Spaciousness is a place of grounded possibility.

I’ve been contending with empty pages for a while now. Empty journal pages—pen poised in my hand for 30 minutes and the page still blank. Empty word documents—cursor blinking and not a word to type. Empty pages sometimes feel like failure.

In a few days, I will be staring down another blank page. For the first time, all of my kids will be leaving for school, and I will be here at home. I feel a little panicky. What will I do with my time? Will I actually start writing in earnest? What would I write about if I did? What projects will I actually have time to tackle? What will I volunteer for? What kind of jobs will I seek out?

When I look into that emptiness, I find fear. Fear of not being enough. Fear of wasting my time. Fear of being nobody. Fear of losing my purpose. I fear the emptiness.

This fear of emptiness might compel me to fill all of the empty spaces as quickly as possible with work, volunteering, social outings, organizing, and all sorts of other things.

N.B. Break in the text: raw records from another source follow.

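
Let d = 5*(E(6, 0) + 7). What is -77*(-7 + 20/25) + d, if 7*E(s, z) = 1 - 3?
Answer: 17884/35 ≈ 510.97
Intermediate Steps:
E(s, z) = -2/7 (E(s, z) = (1 - 3)/7 = (⅐)*(-2) = -2/7)
d = 235/7 (d = 5*(-2/7 + 7) = 5*(47/7) = 235/7 ≈ 33.571)
-77*(-7 + 20/25) + d = -77*(-7 + 20/25) + 235/7 = -77*(-7 + 20*(1/25)) + 235/7 = -77*(-7 + ⅘) + 235/7 = -77*(-31/5) + 235/7 = 2387/5 + 235/7 = 17884/35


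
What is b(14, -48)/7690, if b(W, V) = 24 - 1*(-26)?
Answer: 5/769 ≈ 0.0065020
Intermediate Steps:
b(W, V) = 50 (b(W, V) = 24 + 26 = 50)
b(14, -48)/7690 = 50/7690 = 50*(1/7690) = 5/769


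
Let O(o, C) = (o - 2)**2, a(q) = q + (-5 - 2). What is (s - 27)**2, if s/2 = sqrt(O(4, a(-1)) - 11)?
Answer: 701 - 108*I*sqrt(7) ≈ 701.0 - 285.74*I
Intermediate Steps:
a(q) = -7 + q (a(q) = q - 7 = -7 + q)
O(o, C) = (-2 + o)**2
s = 2*I*sqrt(7) (s = 2*sqrt((-2 + 4)**2 - 11) = 2*sqrt(2**2 - 11) = 2*sqrt(4 - 11) = 2*sqrt(-7) = 2*(I*sqrt(7)) = 2*I*sqrt(7) ≈ 5.2915*I)
(s - 27)**2 = (2*I*sqrt(7) - 27)**2 = (-27 + 2*I*sqrt(7))**2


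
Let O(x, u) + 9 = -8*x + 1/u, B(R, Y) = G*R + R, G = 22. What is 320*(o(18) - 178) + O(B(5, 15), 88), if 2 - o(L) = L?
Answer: -5544791/88 ≈ -63009.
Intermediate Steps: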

Emptiness begs to be filled.

I have started to think about this blank page in another way though, a way that settles me and inspires me.

What if this blank page isn’t an emptiness? What if this blank page is actually a place of spaciousness?

Emptiness and spaciousness can look similar. Blank. They can both be unsettling places.

But where emptiness seeks something to fill it–approval, attention, validation–spaciousness makes room. Spaciousness is a place of grounded possibility.

Space is opening up before me. Space that is full of possibility and promise. There will be space for something new to grow. Space to find a new rhythm. Space to tend to what is growing in me. Space for deepening relationships. Space to discover my unique way to contribute to the world at this time. Space for living creatively and intentionally. Why rush to fill up all of the blank spaces?

One of my key tasks in this life is to discover what it means to be a spacious person.

Henri Nouwen describes this spacious quality in his book The Wounded Healer: 

“When our souls are restless, when we are driven by thousands of different and often conflicting stimuli, when we are always ‘over there’ between people, ideas, and the worries of this world, how can we possibly create the room and space where others can enter freely without feeling themselves unlawful intruders?

…. [W]hen we have finally found the anchor place for our lives within our own center we can be free to let others enter into the space created for them, and allow them to dance their own dance, sing their own song, and speak their own language without fear.”

 I think this is what it means to be a spacious person. This kind of spaciousness requires time and intention. It requires leaving room in my actual schedule to tend to my own soul and to welcome other people. It requires intentionality in the things that I do put on my calendar and in the way that I use my time. It requires an open heart and a mind that is willing to unlearn and learn again.

When I look at these empty pages as a place to practice living spaciously, they no longer frighten me. I welcome them.